Urgence humanitaire et coupes budgétaires

Mais du côté congolais, l'heure n'est plus aux constats. Thérèse Kayikwamba Wagner, ministre congolaise des Affaires étrangères a lancé un appel vibrant à une mobilisation humanitaire immédiate.

"À ces dynamiques de prédation politique et militaire s'ajoute une autre urgence tout aussi tragique : la crise humanitaire. Les coupes budgétaires imposées aux agences humanitaires du système des Nations Unies compromettent gravement leurs capacités d'action. C'est un appel solennel que nous lançons à la communauté internationale: l'urgence humanitaire en République démocratique du Congo ne peut plus attendre" estime Thérèse Kayikwamba Wagner.

Propositions angolaises

Dans ce climat tendu, l'Angola a pris l'initiative de proposer une piste de sortie de crise : une grande conférence sur les conflits en Afrique. Une idée ambitieuse, mais qui pourrait servir de tremplin vers un dialogue régional renouvelé. Une déclaration saluée dans les couloirs de l'Onu, mais qui devra encore convaincre les parties en conflit notamment le Rwanda, visé à mots à peine couverts par Kinshasa.

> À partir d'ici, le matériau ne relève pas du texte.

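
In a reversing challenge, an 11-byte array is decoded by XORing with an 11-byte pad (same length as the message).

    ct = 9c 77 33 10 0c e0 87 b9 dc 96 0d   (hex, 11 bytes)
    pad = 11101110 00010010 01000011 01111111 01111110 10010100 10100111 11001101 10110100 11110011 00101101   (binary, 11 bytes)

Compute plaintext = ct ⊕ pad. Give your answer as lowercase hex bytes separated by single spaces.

9c xor ee = 72
77 xor 12 = 65
33 xor 43 = 70
10 xor 7f = 6f
0c xor 7e = 72
e0 xor 94 = 74
87 xor a7 = 20
b9 xor cd = 74
dc xor b4 = 68
96 xor f3 = 65
0d xor 2d = 20

72 65 70 6f 72 74 20 74 68 65 20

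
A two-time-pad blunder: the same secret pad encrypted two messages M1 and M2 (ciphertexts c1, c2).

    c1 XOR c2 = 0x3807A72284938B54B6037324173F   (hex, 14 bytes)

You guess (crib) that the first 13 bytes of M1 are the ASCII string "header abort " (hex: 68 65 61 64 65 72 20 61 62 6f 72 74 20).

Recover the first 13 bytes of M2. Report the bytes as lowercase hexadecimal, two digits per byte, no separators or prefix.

Since c1 ⊕ c2 = M1 ⊕ M2, XORing with the guessed M1 bytes yields the corresponding M2 bytes: M2 = (c1 ⊕ c2) ⊕ M1.
byte 0: 38 xor 68 = 50
byte 1: 07 xor 65 = 62
byte 2: a7 xor 61 = c6
byte 3: 22 xor 64 = 46
byte 4: 84 xor 65 = e1
byte 5: 93 xor 72 = e1
byte 6: 8b xor 20 = ab
byte 7: 54 xor 61 = 35
byte 8: b6 xor 62 = d4
byte 9: 03 xor 6f = 6c
byte 10: 73 xor 72 = 01
byte 11: 24 xor 74 = 50
byte 12: 17 xor 20 = 37

5062c646e1e1ab35d46c015037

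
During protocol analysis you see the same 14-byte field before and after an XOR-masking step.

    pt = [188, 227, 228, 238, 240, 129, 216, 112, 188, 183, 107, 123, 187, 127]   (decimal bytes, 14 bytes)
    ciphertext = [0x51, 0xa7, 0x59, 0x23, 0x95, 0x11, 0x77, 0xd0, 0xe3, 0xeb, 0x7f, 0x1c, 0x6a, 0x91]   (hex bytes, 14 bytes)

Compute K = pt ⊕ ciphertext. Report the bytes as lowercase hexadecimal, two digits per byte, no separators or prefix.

ed44bdcd6590afa05f5c1467d1ee

Since ciphertext = pt ⊕ K, XORing both sides with pt gives K = pt ⊕ ciphertext.
byte 0: bc ⊕ 51 = ed
byte 1: e3 ⊕ a7 = 44
byte 2: e4 ⊕ 59 = bd
byte 3: ee ⊕ 23 = cd
byte 4: f0 ⊕ 95 = 65
byte 5: 81 ⊕ 11 = 90
byte 6: d8 ⊕ 77 = af
byte 7: 70 ⊕ d0 = a0
byte 8: bc ⊕ e3 = 5f
byte 9: b7 ⊕ eb = 5c
byte 10: 6b ⊕ 7f = 14
byte 11: 7b ⊕ 1c = 67
byte 12: bb ⊕ 6a = d1
byte 13: 7f ⊕ 91 = ee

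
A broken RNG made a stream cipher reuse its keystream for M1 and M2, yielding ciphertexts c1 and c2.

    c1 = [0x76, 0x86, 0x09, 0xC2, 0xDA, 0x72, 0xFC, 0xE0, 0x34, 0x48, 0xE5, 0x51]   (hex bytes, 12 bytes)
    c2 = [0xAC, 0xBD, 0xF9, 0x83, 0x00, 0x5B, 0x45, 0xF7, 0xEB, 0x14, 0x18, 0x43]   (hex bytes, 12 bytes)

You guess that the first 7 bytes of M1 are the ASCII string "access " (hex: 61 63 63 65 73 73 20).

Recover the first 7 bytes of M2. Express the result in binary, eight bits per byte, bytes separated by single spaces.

First, c1 ⊕ c2 = (M1 ⊕ K) ⊕ (M2 ⊕ K) = M1 ⊕ M2, so the key drops out. Then M2 = (M1 ⊕ M2) ⊕ M1 over the first 7 bytes.
byte 0: (76 ⊕ ac) ⊕ 61 = da ⊕ 61 = bb
byte 1: (86 ⊕ bd) ⊕ 63 = 3b ⊕ 63 = 58
byte 2: (09 ⊕ f9) ⊕ 63 = f0 ⊕ 63 = 93
byte 3: (c2 ⊕ 83) ⊕ 65 = 41 ⊕ 65 = 24
byte 4: (da ⊕ 00) ⊕ 73 = da ⊕ 73 = a9
byte 5: (72 ⊕ 5b) ⊕ 73 = 29 ⊕ 73 = 5a
byte 6: (fc ⊕ 45) ⊕ 20 = b9 ⊕ 20 = 99

10111011 01011000 10010011 00100100 10101001 01011010 10011001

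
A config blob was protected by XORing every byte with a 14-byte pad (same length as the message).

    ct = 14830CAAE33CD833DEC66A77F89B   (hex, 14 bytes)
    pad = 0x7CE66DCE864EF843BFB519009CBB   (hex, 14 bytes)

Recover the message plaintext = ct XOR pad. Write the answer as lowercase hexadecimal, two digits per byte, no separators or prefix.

XOR is its own inverse, so applying the key byte-wise gives the result directly.
00010100 ⊕ 01111100 = 01101000
10000011 ⊕ 11100110 = 01100101
00001100 ⊕ 01101101 = 01100001
10101010 ⊕ 11001110 = 01100100
11100011 ⊕ 10000110 = 01100101
00111100 ⊕ 01001110 = 01110010
11011000 ⊕ 11111000 = 00100000
00110011 ⊕ 01000011 = 01110000
11011110 ⊕ 10111111 = 01100001
11000110 ⊕ 10110101 = 01110011
01101010 ⊕ 00011001 = 01110011
01110111 ⊕ 00000000 = 01110111
11111000 ⊕ 10011100 = 01100100
10011011 ⊕ 10111011 = 00100000

6865616465722070617373776420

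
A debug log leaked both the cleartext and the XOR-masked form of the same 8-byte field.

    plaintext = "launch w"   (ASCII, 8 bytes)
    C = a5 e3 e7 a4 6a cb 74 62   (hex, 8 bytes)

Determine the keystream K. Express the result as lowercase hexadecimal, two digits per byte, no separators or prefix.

c98292ca09a35415

Since C = plaintext ⊕ K, XORing both sides with plaintext gives K = plaintext ⊕ C.
6c ⊕ a5 = c9
61 ⊕ e3 = 82
75 ⊕ e7 = 92
6e ⊕ a4 = ca
63 ⊕ 6a = 09
68 ⊕ cb = a3
20 ⊕ 74 = 54
77 ⊕ 62 = 15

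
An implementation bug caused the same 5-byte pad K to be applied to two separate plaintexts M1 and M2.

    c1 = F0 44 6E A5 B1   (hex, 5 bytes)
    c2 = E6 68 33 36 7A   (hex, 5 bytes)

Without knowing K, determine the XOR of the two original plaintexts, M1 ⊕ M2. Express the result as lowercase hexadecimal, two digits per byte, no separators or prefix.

c1 ⊕ c2 = (M1 ⊕ K) ⊕ (M2 ⊕ K) = M1 ⊕ M2 — the shared key cancels under XOR.
f0 XOR e6 = 16
44 XOR 68 = 2c
6e XOR 33 = 5d
a5 XOR 36 = 93
b1 XOR 7a = cb

162c5d93cb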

Comme à son habitude, Kigali a rejeté toute accusation et renvoyé la balle au camp congolais, appelant au désarmement des rebelles des FDLR, un groupe hostile à son régime, et toujours actif selon Kigali, dans l'est de la RDC.

Entre dénonciations croisées, appels à l'aide et propositions diplomatiques, la région des Grands Lacs reste à la croisée des chemins. Xia Huang, lui, appelle à un sursaut: celui d'une volonté politique... qui tarde encore à s'exprimer.